I recently came across an "interpolation" scheme of the form $$ P_1\frac{(1-x)^3}{6} + P_2\left(\frac{x^3}{2} - x^2 + \frac{2}{3}\right) + P_3 \left(-\frac{x^3}{2} + \frac{x^2}{2} + \frac{x}{2} + \frac{1}{6}\right) + P_4 \frac{x^3}{6} $$ where $0 < x < 1$ is the interpolation weight and the $P_n$ appear to be evenly-spaced points.
I put "interpolation" because the curve does not necessarily pass through any of the points at $0$ or $1$, nor is it guaranteed to pass through $P_1$ or $P_4$ in that interval. Other notable properties are that it is monotone on $0 < x < 1$ if the $P_n$ are and it is symmetric under the transform $x\rightarrow 1-x, P_1 \leftrightarrow P_4, P_2 \leftrightarrow P_3$.

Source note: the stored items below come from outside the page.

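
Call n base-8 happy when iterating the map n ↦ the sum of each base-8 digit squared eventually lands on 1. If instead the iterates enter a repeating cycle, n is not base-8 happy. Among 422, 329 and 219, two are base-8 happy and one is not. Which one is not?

422

422: 422 → 88 → 10 → 5 → 25 → 10  — repeats 10 (not base-8 happy)
329: 329 → 27 → 18 → 8 → 1  — reaches 1 (base-8 happy)
219: 219 → 27 → 18 → 8 → 1  — reaches 1 (base-8 happy)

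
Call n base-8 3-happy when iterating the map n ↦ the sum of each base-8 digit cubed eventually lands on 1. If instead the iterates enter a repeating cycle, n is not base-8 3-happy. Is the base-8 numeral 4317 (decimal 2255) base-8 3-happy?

2255 = (4,3,1,7)_8 → 4³ + 3³ + 1³ + 7³ = 435
435 = (6,6,3)_8 → 6³ + 6³ + 3³ = 459
459 = (7,1,3)_8 → 7³ + 1³ + 3³ = 371
371 = (5,6,3)_8 → 5³ + 6³ + 3³ = 368
368 = (5,6,0)_8 → 5³ + 6³ + 0³ = 341
341 = (5,2,5)_8 → 5³ + 2³ + 5³ = 258
258 = (4,0,2)_8 → 4³ + 0³ + 2³ = 72
72 = (1,1,0)_8 → 1³ + 1³ + 0³ = 2
2 = (2)_8 → 2³ = 8
8 = (1,0)_8 → 1³ + 0³ = 1  — reached 1.

base-8 3-happy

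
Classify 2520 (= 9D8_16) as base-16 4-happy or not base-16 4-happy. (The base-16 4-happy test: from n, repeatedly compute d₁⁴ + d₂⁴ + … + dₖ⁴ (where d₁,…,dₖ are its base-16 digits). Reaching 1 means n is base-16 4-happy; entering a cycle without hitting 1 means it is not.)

2520 = (9,13,8)_16 → 39218
39218 = (9,9,3,2)_16 → 13219
13219 = (3,3,10,3)_16 → 10243
10243 = (2,8,0,3)_16 → 4193
4193 = (1,0,6,1)_16 → 1298
1298 = (5,1,2)_16 → 642
642 = (2,8,2)_16 → 4128
4128 = (1,0,2,0)_16 → 17
17 = (1,1)_16 → 2
2 = (2)_16 → 16
16 = (1,0)_16 → 1  — reached 1.

base-16 4-happy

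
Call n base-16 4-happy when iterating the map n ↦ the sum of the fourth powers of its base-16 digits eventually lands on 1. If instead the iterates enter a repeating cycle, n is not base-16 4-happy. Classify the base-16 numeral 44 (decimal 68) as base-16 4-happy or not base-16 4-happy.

68 = (4,4)_16 → 4⁴ + 4⁴ = 256 + 256 = 512
512 = (2,0,0)_16 → 2⁴ + 0⁴ + 0⁴ = 16 + 0 + 0 = 16
16 = (1,0)_16 → 1⁴ + 0⁴ = 1 + 0 = 1  — reached 1.

base-16 4-happy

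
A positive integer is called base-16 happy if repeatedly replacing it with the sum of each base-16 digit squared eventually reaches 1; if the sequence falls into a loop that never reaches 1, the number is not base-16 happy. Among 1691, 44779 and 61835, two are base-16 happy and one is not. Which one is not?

1691: 1691 → 238 → 392 → 129 → 65 → 17 → 2 → 4 → 16 → 1  — reaches 1 (base-16 happy)
44779: 44779 → 613 → 65 → 17 → 2 → 4 → 16 → 1  — reaches 1 (base-16 happy)
61835: 61835 → 411 → 203 → 265 → 82 → 29 → 170 → 200 → 208 → 169 → 181 → 146 → 85 → 50 → 13 → 169  — repeats 169 (not base-16 happy)

61835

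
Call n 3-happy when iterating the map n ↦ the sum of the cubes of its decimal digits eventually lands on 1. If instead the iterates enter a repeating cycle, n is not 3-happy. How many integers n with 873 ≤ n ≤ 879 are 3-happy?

873: 873 → 882 → 1032 → 36 → 243 → 99 → 1458 → 702 → 351 → 153 → 153  — not 3-happy
874: 874 → 919 → 1459 → 919  — not 3-happy
875: 875 → 980 → 1241 → 74 → 407 → 407  — not 3-happy
876: 876 → 1071 → 345 → 216 → 225 → 141 → 66 → 432 → 99 → 1458 → 702 → 351 → 153 → 153  — not 3-happy
877: 877 → 1198 → 1243 → 100 → 1  — 3-happy
878: 878 → 1367 → 587 → 980 → 1241 → 74 → 407 → 407  — not 3-happy
879: 879 → 1584 → 702 → 351 → 153 → 153  — not 3-happy
3-happy: 877

1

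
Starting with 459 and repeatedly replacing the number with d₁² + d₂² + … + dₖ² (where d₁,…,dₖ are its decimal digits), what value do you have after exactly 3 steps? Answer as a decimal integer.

81

459 → 4² + 5² + 9² = 16 + 25 + 81 = 122
122 → 1² + 2² + 2² = 1 + 4 + 4 = 9
9 → 9² = 81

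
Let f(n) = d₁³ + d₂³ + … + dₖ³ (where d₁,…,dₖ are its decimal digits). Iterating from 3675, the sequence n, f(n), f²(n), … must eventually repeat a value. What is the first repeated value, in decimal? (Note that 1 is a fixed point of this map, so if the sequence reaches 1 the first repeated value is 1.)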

I'm trying to figure out two things. First, is this a known interpolation scheme? It has some apparent similarity to Bezier curves, but it's not the same. Second, why would this scheme be chosen over one that actually passes through the points?
I believe this is the so-called uniform cubic B-spline curve, which is a regular cubic B-spline curve with uniform knot sequence. However, the 3rd basis function associated with $P_3$ should be $(-3x^3+3x^2+3x+1)/6$.
The special property for uniform cubic B-spline curve is that the cubic segment defined by $P_1, P_2, P_3$ and $P_4$ will have $C^2$ continuity with the cubic segment defined by $P_2, P_3, P_4$ and $P_5$ at a common point $Q=(P_2+4P_3+P_4)/6$. So, basically you can use $N$ control points to define a curve of $(N-3)$ cubic segments, which are joined in a $C^2$ manner.